Show of hands. Who's ever had a rifle fail to operate properly because they didn't take the time to make sure it was properly relieved of spring tension during storage.....










Thought so.
Me. Browning bar an old gentleman at camp had for decades. Left it cocked every year between deer seasons, one year it wouldn’t set the primers off. New firing pin spring and the next week it was off to the races again
 
Most bolt action rifles are cock on open but there are a few, particularly older rifles, that are cock on close. That got me wondering something. With my rifle (which is cock on open), I can't insert the bolt when the firing pin isn't cocked. For storage, I decock the firing pin manually to avoid wearing out the firing pin spring and noticed that if I forget to recock it I can't reinsert the bolt. It's a good thing it doesn't let you because when the firing pin spring isn't cocked the firing pin head protrudes from the bolt body.

I am mainly wondering if anyone knows the mechanism by which cock on close style bolt actions avoid having a protruding firing pin when the firing pin isn't cocked. I've read some information comparing the two systems but I didn't turn up any information about this particular subject and was just curious about it. I'm assuming they can't have a protruding firing pin.
Most bolt action rifles are cock on open but there are a few, particularly older rifles, that are cock on close. That got me wondering something. With my rifle (which is cock on open), I can't insert the bolt when the firing pin isn't cocked. For storage, I decock the firing pin manually to avoid wearing out the firing pin spring and noticed that if I forget to recock it I can't reinsert the bolt. It's a good thing it doesn't let you because when the firing pin spring isn't cocked the firing pin head protrudes from the bolt body.

I am mainly wondering if anyone knows the mechanism by which cock on close style bolt actions avoid having a protruding firing pin when the firing pin isn't cocked. I've read some information comparing the two systems but I didn't turn up any information about this particular subject and was just curious about it.

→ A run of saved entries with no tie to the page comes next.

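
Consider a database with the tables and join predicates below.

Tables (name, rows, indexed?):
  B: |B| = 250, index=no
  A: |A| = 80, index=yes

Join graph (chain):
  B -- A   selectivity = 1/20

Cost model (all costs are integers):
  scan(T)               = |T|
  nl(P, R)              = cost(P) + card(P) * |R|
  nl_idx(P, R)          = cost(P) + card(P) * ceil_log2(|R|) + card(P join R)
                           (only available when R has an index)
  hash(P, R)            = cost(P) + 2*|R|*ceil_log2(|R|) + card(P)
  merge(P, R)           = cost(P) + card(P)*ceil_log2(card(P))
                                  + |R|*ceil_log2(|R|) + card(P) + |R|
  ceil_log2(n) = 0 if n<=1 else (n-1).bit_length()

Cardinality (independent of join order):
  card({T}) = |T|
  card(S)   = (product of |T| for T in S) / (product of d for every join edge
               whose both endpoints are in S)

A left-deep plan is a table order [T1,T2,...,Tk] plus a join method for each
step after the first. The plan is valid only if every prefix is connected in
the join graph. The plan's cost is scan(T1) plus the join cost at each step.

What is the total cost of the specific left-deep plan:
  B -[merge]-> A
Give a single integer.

3140

step 1: scan B: cost=250, card=250
step 2: join A via merge
    card(P join A) = 250*80/(20) = 1000
    cost = 250 + 250*8 + 80*7 + 250 + 80 = 3140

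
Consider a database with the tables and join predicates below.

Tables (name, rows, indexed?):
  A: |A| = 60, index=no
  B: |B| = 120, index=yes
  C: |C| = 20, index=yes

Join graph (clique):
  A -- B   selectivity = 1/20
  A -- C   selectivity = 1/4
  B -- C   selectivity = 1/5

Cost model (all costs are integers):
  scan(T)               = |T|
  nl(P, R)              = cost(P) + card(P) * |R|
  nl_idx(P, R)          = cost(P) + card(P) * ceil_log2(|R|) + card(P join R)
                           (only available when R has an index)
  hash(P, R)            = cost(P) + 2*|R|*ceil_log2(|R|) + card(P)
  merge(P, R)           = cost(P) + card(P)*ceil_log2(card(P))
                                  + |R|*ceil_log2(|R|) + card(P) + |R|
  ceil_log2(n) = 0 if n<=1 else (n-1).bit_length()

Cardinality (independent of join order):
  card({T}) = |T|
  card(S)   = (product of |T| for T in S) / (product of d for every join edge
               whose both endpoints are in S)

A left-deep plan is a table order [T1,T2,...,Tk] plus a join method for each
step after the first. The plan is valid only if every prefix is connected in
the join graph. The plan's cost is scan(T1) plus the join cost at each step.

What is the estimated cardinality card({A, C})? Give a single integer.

Tables in S: A(60), C(20)
Edges inside S: A-C(d=4)
numerator = 60 * 20 = 1200
denominator = 4 = 4
card(S) = 1200 / 4 = 300

300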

I'm assuming they can't have a protruding firing pin.
 
Cock on close rifles keep the firing pin away from the primer by cocking the firing pin as the bolt closes. In order to lower the firing pin you would pull the trigger, thus firing the weapon. The only other way (as my memory of the Springfield 1903 …) if you pull the trigger as you close the bolt, the sear will not engage and the firing pin would protrude, cam action of the bolt would impress the firing pin into the primer - done fast enough it probably could detonate the primer since that rifle does not have a floating firing pin. In any case it requires the operator to do something that people in the early 1900's considered stupid enough not to mention. Modern cock on close bolt rifles probably have floating firing pins to protect agains that particular brand of stupid.

Decocking your bolt to save themainspring is a total fallacy. Multiple studies have shown the act of exercising a steel spring is what weakens the spring. Holding the spring under tension or compression does not work (as in work harden) the metal. Its just a static condition. Making the metal move is what weakens it.